According to IRS income data, it clearly shows that on average, all income brackets received substantial benefits from the GOP-passed tax reform bill that, by the way, Trump promised during the 2016 campaign, “with the biggest beneficiaries being working and middle-income filers, not the top 1 percent, as so many Democrats have argued,” the outlet noted.

For instance:

— Tax filers with an adjusted gross income of $15,000 to $50,000 annually received tax cuts in the range of 16-26 percent in 2018, the first year the Tax Cuts and Jobs Act took effect and the most recent year that income figures are available.

— Americans earning between $50,000 and $100,0000 got tax breaks ranging from 15 to 17 percent.

— Earners bringing home between $100,000 and $500,000 in AGI saw personal income taxes cut by 11-13 percent.

“The Tax Cuts and Jobs Act would reform the individual income tax code by lowering tax rates on wages, investment, and business income; broadening the tax base; and simplifying the tax code.

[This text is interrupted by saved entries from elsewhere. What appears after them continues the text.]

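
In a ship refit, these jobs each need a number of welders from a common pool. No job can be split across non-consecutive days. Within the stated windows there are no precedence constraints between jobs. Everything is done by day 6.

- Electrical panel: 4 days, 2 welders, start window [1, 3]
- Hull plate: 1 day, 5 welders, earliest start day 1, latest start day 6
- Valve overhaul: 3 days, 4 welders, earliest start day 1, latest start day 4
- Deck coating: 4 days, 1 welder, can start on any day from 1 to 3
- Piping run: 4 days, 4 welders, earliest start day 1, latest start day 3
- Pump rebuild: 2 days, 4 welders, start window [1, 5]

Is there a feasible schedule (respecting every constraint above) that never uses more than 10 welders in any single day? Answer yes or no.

no

The minimum achievable peak is 11; 10 < 11, so no feasible schedule stays within the cap.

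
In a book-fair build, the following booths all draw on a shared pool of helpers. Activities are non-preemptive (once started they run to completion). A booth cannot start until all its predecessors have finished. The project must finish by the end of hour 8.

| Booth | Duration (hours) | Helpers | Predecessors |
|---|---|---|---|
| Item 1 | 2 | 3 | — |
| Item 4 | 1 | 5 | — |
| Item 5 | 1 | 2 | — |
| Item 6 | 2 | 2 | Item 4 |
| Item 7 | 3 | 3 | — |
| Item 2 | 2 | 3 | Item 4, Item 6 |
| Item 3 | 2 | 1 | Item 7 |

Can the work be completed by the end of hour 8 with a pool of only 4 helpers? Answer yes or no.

no

Total helper-hours = 34; over 8 hours the average is 34/8 > 4, so some hour must exceed 4.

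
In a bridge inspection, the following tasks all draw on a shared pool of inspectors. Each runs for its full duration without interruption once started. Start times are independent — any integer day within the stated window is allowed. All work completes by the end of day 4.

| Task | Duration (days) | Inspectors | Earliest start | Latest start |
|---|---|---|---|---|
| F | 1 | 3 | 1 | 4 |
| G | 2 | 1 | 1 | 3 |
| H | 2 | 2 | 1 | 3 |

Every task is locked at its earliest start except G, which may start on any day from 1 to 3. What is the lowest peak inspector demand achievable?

G@1: d1:6  d2:3  d3:0  d4:0 → peak 6
G@2: d1:5  d2:3  d3:1  d4:0 → peak 5
G@3: d1:5  d2:2  d3:1  d4:1 → peak 5
Best is G@2, peak 5.

5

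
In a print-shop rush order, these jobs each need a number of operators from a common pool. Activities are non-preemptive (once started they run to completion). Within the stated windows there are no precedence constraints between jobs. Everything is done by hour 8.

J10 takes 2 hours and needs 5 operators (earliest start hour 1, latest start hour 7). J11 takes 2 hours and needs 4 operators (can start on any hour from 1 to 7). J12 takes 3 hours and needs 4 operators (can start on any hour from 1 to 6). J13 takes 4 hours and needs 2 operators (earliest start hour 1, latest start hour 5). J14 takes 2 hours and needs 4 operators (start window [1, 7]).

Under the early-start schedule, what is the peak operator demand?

Early-start schedule: J10@1, J11@1, J12@1, J13@1, J14@1.
Load per hour: hour 1: 19, hour 2: 19, hour 3: 6, hour 4: 2, hour 5: 0, hour 6: 0, hour 7: 0, hour 8: 0.
Peak is 19.

19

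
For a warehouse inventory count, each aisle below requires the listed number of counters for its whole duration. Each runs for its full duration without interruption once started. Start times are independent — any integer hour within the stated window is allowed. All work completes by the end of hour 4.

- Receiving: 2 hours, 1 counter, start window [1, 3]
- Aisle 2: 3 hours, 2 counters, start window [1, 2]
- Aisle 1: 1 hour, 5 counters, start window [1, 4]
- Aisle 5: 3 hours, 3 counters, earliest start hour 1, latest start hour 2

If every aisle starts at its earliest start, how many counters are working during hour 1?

At early start, hour 1 has: Receiving, Aisle 2, Aisle 1, Aisle 5.
Demand: 1 + 2 + 5 + 3 = 11.

11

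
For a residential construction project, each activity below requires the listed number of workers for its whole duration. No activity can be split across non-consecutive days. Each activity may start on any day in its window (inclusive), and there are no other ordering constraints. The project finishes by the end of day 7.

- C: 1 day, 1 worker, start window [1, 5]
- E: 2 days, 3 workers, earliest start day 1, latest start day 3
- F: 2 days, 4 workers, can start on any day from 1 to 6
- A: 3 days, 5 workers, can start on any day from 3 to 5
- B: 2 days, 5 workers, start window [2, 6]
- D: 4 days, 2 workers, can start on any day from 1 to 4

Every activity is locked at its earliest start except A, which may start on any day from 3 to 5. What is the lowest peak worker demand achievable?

14

A@3: d1:10  d2:14  d3:12  d4:7  d5:5  d6:0  d7:0 → peak 14
A@4: d1:10  d2:14  d3:7  d4:7  d5:5  d6:5  d7:0 → peak 14
A@5: d1:10  d2:14  d3:7  d4:2  d5:5  d6:5  d7:5 → peak 14
Best is A@3, peak 14.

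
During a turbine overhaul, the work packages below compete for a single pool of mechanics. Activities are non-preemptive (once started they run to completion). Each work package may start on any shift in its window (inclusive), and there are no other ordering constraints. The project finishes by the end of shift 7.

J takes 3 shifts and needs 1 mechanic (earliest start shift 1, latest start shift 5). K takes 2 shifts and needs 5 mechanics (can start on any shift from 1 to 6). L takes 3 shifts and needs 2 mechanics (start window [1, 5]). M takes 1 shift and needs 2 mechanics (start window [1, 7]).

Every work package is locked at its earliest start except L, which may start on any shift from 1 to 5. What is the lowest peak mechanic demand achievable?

L@1: s1:10  s2:8  s3:3  s4:0  s5:0  s6:0  s7:0 → peak 10
L@2: s1:8  s2:8  s3:3  s4:2  s5:0  s6:0  s7:0 → peak 8
L@3: s1:8  s2:6  s3:3  s4:2  s5:2  s6:0  s7:0 → peak 8
L@4: s1:8  s2:6  s3:1  s4:2  s5:2  s6:2  s7:0 → peak 8
L@5: s1:8  s2:6  s3:1  s4:0  s5:2  s6:2  s7:2 → peak 8
Best is L@2, peak 8.

8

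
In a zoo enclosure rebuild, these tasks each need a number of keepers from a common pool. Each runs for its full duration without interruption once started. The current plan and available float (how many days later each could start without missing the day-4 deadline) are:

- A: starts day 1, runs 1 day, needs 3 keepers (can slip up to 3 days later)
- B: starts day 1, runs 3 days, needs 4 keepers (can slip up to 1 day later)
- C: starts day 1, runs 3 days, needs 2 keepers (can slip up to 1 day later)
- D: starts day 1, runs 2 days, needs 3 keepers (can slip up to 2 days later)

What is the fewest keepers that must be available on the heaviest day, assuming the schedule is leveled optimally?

Early-start (A@1, B@1, C@1, D@1) gives peak 12: d1:12  d2:9  d3:6  d4:0.
Shift D→2.
Schedule A@1, B@1, C@1, D@2: d1:9  d2:9  d3:9  d4:0 — peak 9.

9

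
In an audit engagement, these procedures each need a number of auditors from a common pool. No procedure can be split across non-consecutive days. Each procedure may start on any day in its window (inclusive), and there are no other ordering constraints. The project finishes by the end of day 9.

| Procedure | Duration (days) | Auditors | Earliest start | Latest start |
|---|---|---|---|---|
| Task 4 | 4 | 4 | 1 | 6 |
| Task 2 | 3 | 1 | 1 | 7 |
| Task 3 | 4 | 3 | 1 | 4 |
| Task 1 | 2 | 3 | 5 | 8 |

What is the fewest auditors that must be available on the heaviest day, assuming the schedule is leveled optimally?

7

Early-start (Task 4@1, Task 2@1, Task 3@1, Task 1@5) gives peak 8: d1:8  d2:8  d3:8  d4:7  d5:3  d6:3  d7:0  d8:0  d9:0.
Shift Task 3→4.
Schedule Task 4@1, Task 2@1, Task 3@4, Task 1@5: d1:5  d2:5  d3:5  d4:7  d5:6  d6:6  d7:3  d8:0  d9:0 — peak 7.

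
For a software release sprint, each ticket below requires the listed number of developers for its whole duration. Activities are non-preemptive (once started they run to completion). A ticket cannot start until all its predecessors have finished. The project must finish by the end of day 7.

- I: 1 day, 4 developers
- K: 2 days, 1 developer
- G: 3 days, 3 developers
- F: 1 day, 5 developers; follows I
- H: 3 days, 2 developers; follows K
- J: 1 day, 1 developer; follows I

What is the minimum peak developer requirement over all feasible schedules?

Early-start (I@1, K@1, G@1, F@2, H@3, J@2) gives peak 10: d1:8  d2:10  d3:5  d4:2  d5:2  d6:0  d7:0.
Shift G→2, F→6.
Schedule I@1, K@1, G@2, F@6, H@3, J@2: d1:5  d2:5  d3:5  d4:5  d5:2  d6:5  d7:0 — peak 5.

5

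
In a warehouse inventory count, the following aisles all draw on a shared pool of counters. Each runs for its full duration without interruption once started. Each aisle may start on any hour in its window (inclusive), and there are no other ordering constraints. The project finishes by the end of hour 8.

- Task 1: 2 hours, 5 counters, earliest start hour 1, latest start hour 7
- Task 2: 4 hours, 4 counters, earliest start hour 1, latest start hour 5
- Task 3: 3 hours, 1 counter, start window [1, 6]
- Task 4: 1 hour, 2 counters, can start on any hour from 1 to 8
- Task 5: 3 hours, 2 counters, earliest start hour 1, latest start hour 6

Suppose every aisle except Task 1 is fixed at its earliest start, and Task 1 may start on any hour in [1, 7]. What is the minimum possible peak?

Task 1@1: h1:14  h2:12  h3:7  h4:4  h5:0  h6:0  h7:0  h8:0 → peak 14
Task 1@2: h1:9  h2:12  h3:12  h4:4  h5:0  h6:0  h7:0  h8:0 → peak 12
Task 1@3: h1:9  h2:7  h3:12  h4:9  h5:0  h6:0  h7:0  h8:0 → peak 12
Task 1@4: h1:9  h2:7  h3:7  h4:9  h5:5  h6:0  h7:0  h8:0 → peak 9
Task 1@5: h1:9  h2:7  h3:7  h4:4  h5:5  h6:5  h7:0  h8:0 → peak 9
Task 1@6: h1:9  h2:7  h3:7  h4:4  h5:0  h6:5  h7:5  h8:0 → peak 9
Task 1@7: h1:9  h2:7  h3:7  h4:4  h5:0  h6:0  h7:5  h8:5 → peak 9
Best is Task 1@4, peak 9.

9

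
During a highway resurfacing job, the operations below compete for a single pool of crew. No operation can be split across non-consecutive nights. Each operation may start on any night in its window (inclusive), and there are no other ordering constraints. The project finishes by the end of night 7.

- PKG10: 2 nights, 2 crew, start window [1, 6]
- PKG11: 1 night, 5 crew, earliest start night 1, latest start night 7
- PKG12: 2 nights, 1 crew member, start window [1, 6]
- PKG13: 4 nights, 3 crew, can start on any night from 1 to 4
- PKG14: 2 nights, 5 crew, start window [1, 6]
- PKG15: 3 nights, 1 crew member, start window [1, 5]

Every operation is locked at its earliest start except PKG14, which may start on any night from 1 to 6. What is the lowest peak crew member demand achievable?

PKG14@1: n1:17  n2:12  n3:4  n4:3  n5:0  n6:0  n7:0 → peak 17
PKG14@2: n1:12  n2:12  n3:9  n4:3  n5:0  n6:0  n7:0 → peak 12
PKG14@3: n1:12  n2:7  n3:9  n4:8  n5:0  n6:0  n7:0 → peak 12
PKG14@4: n1:12  n2:7  n3:4  n4:8  n5:5  n6:0  n7:0 → peak 12
PKG14@5: n1:12  n2:7  n3:4  n4:3  n5:5  n6:5  n7:0 → peak 12
PKG14@6: n1:12  n2:7  n3:4  n4:3  n5:0  n6:5  n7:5 → peak 12
Best is PKG14@2, peak 12.

12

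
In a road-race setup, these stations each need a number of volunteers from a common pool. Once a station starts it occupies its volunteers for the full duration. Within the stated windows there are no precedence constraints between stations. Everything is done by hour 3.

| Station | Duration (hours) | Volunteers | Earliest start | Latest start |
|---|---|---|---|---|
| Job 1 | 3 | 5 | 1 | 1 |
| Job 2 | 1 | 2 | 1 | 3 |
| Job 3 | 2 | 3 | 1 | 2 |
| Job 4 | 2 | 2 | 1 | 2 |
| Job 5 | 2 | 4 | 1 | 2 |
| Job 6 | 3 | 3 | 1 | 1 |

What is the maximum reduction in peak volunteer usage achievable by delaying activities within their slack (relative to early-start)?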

The plan would lower the corporate income tax rate to 21 percent and move the United States from a worldwide to a territorial system of taxation,” the Tax Foundation wrote about a week before Trump signed the TCJA into law in December 2017.

At the time, then-House Minority Leader Nancy Pelosi (D-Calif.) gaslit the legislation, claiming, ““Despite Republicans’ empty promises to cut taxes for middle class working families, it’s clear that the GOP tax plan for the wealthiest is rich indeed.

“House Republicans’ tax bill would increase taxes for 12 percent of Americans next year, according to a new report from the nonpartisan Tax Policy Center,” Pelosi added.

“The truth is already catching up with the GOP’s snake oil pitch,” Pelosi noted further. “Instead of pushing a deficit-exploding handout to corporations and the wealthy that increases taxes on millions of hard-working families, Republicans must join Democrats to work on bipartisan tax reform that puts the middle class first.”

Trump’s and the Republicans’ tax reform legislation literally did put working- and middle-class earners first.

But do you know who is actually putting the wealthy first in the Build Back Better plan? Democrats.

Specifically, the measure repeals limits on SALT — state and local taxes — the 2017 tax reform law put in place, which will help very wealthy blue state dwellers to the tune of about $200 billion a year in tax savings, Fox Business reported last month.

So, just who is the party of the working class and who is the party of the wealthy?